The Enus Brown decision then sets out the minimum requirements of the informal demand letters to be sent to the insurers. The demand letters must provide written notice to the insurer that, unless the insurer makes payment or provides an adequate explanation for its failure to pay during a stated period, a default order may be issued without further notice or hearing. The commission has adhered to Enus Brown in numerous subsequent cases, at times setting aside department orders as inadequately supported by the record, and at times affirming the department default order. See for example: Darryl B. Wessoleck v. Briggs and Stratton, claim no 86036823 (LIRC, April 9, 1992) and Chester H. Dean v. Schneinder National Carriers, claim no. 91023801 (LIRC, October 14, 1994). As set out above, the department has sufficiently complied with the Enus Brown standards in this case.

b. Do the insurer's responses preclude a default order?

The next issue is the insurer's assertion it responded both to the department's inquiries at the outset and to its final demand letter. The insurer contends its response precludes the issuance of a default order.

However, the Enus Brown case requires not simply some response, but an adequate response. The insurer's initial responses to the department's inquiries concerning a disability rating were inadequate and led to repeated requests for more information which were ignored by the insurer. Moreover, as discussed in the body of this decision, the department's file does not contain Mr. Kremer's June 25, 1995 response to the department's final demand letter, and the commission has some doubt that it was actually sent.

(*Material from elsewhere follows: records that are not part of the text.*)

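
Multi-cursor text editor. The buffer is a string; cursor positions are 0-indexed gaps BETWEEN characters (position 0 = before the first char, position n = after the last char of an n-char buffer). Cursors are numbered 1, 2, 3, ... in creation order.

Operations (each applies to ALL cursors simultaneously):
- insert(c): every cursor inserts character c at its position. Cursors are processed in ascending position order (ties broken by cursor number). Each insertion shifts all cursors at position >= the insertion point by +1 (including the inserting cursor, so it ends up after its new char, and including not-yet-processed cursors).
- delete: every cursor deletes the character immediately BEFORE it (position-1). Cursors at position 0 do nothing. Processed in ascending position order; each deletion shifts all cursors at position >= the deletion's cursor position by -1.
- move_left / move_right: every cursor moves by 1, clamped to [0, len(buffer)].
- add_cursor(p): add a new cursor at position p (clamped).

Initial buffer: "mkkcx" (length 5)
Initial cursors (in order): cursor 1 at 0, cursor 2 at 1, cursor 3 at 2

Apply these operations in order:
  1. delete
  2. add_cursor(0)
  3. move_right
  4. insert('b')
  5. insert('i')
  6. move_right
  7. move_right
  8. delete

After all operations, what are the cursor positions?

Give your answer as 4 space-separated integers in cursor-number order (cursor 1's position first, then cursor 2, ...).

After op 1 (delete): buffer="kcx" (len 3), cursors c1@0 c2@0 c3@0, authorship ...
After op 2 (add_cursor(0)): buffer="kcx" (len 3), cursors c1@0 c2@0 c3@0 c4@0, authorship ...
After op 3 (move_right): buffer="kcx" (len 3), cursors c1@1 c2@1 c3@1 c4@1, authorship ...
After op 4 (insert('b')): buffer="kbbbbcx" (len 7), cursors c1@5 c2@5 c3@5 c4@5, authorship .1234..
After op 5 (insert('i')): buffer="kbbbbiiiicx" (len 11), cursors c1@9 c2@9 c3@9 c4@9, authorship .12341234..
After op 6 (move_right): buffer="kbbbbiiiicx" (len 11), cursors c1@10 c2@10 c3@10 c4@10, authorship .12341234..
After op 7 (move_right): buffer="kbbbbiiiicx" (len 11), cursors c1@11 c2@11 c3@11 c4@11, authorship .12341234..
After op 8 (delete): buffer="kbbbbii" (len 7), cursors c1@7 c2@7 c3@7 c4@7, authorship .123412

Answer: 7 7 7 7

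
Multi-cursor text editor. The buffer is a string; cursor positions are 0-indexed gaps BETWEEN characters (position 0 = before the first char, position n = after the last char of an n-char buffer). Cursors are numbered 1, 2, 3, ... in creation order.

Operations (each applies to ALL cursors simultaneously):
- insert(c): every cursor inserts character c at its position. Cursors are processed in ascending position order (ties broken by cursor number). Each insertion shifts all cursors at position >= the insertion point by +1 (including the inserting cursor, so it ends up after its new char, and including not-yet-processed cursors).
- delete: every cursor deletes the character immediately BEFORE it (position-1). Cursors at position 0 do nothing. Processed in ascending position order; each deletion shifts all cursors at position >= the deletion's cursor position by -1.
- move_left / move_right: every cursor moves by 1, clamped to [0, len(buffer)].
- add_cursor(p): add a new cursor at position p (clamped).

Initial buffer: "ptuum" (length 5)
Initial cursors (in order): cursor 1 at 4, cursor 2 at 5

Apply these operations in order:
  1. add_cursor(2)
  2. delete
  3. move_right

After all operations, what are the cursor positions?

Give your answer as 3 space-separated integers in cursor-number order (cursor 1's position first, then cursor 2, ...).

Answer: 2 2 2

Derivation:
After op 1 (add_cursor(2)): buffer="ptuum" (len 5), cursors c3@2 c1@4 c2@5, authorship .....
After op 2 (delete): buffer="pu" (len 2), cursors c3@1 c1@2 c2@2, authorship ..
After op 3 (move_right): buffer="pu" (len 2), cursors c1@2 c2@2 c3@2, authorship ..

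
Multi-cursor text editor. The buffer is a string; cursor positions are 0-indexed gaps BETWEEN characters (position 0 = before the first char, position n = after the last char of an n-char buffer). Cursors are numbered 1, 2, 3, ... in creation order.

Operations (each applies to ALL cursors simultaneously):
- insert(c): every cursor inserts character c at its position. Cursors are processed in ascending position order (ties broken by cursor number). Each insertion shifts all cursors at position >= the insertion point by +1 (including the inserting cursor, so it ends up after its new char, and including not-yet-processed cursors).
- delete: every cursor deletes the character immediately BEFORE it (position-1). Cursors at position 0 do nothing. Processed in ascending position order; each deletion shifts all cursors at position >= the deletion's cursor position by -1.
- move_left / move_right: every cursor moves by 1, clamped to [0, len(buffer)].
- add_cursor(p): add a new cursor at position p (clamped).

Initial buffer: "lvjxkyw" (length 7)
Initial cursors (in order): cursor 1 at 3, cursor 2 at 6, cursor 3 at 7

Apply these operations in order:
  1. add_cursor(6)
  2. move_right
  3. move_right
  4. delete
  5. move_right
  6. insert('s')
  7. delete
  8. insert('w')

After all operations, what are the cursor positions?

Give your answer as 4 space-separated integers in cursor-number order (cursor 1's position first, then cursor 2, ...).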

Finally, even if Mr. Kremer's response was sent when dated, it response would not have been made within the required time period as required under Enus Brown.

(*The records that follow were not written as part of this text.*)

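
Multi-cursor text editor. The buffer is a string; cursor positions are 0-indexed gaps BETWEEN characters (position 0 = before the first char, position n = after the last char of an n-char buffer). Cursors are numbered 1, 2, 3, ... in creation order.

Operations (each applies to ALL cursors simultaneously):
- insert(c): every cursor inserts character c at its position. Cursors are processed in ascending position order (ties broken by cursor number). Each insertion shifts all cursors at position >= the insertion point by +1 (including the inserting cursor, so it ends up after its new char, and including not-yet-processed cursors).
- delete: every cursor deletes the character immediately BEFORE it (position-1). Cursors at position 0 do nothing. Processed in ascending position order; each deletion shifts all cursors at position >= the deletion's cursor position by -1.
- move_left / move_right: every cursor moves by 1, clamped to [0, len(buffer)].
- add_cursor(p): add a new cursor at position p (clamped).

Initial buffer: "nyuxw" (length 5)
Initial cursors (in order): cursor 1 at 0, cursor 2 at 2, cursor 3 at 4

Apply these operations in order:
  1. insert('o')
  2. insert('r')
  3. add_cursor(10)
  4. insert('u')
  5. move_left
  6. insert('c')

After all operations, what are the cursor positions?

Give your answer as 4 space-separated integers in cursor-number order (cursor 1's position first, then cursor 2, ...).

After op 1 (insert('o')): buffer="onyouxow" (len 8), cursors c1@1 c2@4 c3@7, authorship 1..2..3.
After op 2 (insert('r')): buffer="ornyoruxorw" (len 11), cursors c1@2 c2@6 c3@10, authorship 11..22..33.
After op 3 (add_cursor(10)): buffer="ornyoruxorw" (len 11), cursors c1@2 c2@6 c3@10 c4@10, authorship 11..22..33.
After op 4 (insert('u')): buffer="orunyoruuxoruuw" (len 15), cursors c1@3 c2@8 c3@14 c4@14, authorship 111..222..3334.
After op 5 (move_left): buffer="orunyoruuxoruuw" (len 15), cursors c1@2 c2@7 c3@13 c4@13, authorship 111..222..3334.
After op 6 (insert('c')): buffer="orcunyorcuuxoruccuw" (len 19), cursors c1@3 c2@9 c3@17 c4@17, authorship 1111..2222..333344.

Answer: 3 9 17 17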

c. DILHR's authority to rate PPD.

The final issue in this case is the basis for the department's ultimate assessment of 5 percent permanent partial disability at the knee, which the commission orders paid under this decision. The insurer points out that no doctor has ever rendered a medical opinion specifically rating permanent partial disability. Although Dr. Bratberg opined there would be some permanent disability, he rated it as minimal noting the applicant's mobility in his knee. However, Dr. Bratberg's report also indicates the applicant has suffered considerable damage to his knee leaving it unstable, and he may require surgery in the future.

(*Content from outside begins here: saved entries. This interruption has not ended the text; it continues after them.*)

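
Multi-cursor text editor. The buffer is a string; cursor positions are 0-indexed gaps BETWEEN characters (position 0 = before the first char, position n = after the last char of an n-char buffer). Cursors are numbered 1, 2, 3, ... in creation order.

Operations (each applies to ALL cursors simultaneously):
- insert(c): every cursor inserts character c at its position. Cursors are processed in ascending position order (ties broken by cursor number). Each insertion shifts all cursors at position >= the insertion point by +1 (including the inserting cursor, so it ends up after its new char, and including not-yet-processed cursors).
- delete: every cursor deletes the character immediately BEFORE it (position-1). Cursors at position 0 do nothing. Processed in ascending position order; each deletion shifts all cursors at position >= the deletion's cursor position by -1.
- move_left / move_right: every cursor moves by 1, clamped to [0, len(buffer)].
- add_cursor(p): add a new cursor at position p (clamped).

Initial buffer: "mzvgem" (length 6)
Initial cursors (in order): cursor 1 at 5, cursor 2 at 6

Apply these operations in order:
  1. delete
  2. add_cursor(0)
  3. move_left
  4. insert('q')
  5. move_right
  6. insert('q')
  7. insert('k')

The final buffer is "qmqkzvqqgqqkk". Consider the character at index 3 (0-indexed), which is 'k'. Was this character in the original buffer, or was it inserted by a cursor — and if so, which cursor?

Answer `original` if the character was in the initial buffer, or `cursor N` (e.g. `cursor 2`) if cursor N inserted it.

Answer: cursor 3

Derivation:
After op 1 (delete): buffer="mzvg" (len 4), cursors c1@4 c2@4, authorship ....
After op 2 (add_cursor(0)): buffer="mzvg" (len 4), cursors c3@0 c1@4 c2@4, authorship ....
After op 3 (move_left): buffer="mzvg" (len 4), cursors c3@0 c1@3 c2@3, authorship ....
After op 4 (insert('q')): buffer="qmzvqqg" (len 7), cursors c3@1 c1@6 c2@6, authorship 3...12.
After op 5 (move_right): buffer="qmzvqqg" (len 7), cursors c3@2 c1@7 c2@7, authorship 3...12.
After op 6 (insert('q')): buffer="qmqzvqqgqq" (len 10), cursors c3@3 c1@10 c2@10, authorship 3.3..12.12
After op 7 (insert('k')): buffer="qmqkzvqqgqqkk" (len 13), cursors c3@4 c1@13 c2@13, authorship 3.33..12.1212
Authorship (.=original, N=cursor N): 3 . 3 3 . . 1 2 . 1 2 1 2
Index 3: author = 3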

Moreover, the department was left to make its own rating by the insurer's failure to respond adequately to the department's requests for a permanent partial disability estimate from the doctor. What the insurer did instead was forward Dr. Bratberg's letter indicating there was permanent partial disability in some unspecified degree and a lay opinion from claims representative Kvorka that no disability could be rated since no surgery had been performed. Insurer representative Amy then asked the department if it could issue a final worksheet on that information. After a third and fourth request for more information, which received absolutely no response from the insurer , the department made its own assessment of 5 percent compared to amputation at the knee.

The commission is satisfied that this assessment is in line with Dr. Bratberg's "minimal" rating. In any event, the resulting $3,060 award for a concededly unstable knee with a torn medial meniscus and a probable anterior cruciate ligament tear hardly seems unreasonable. This is especially true since the insurer did not present any other figure.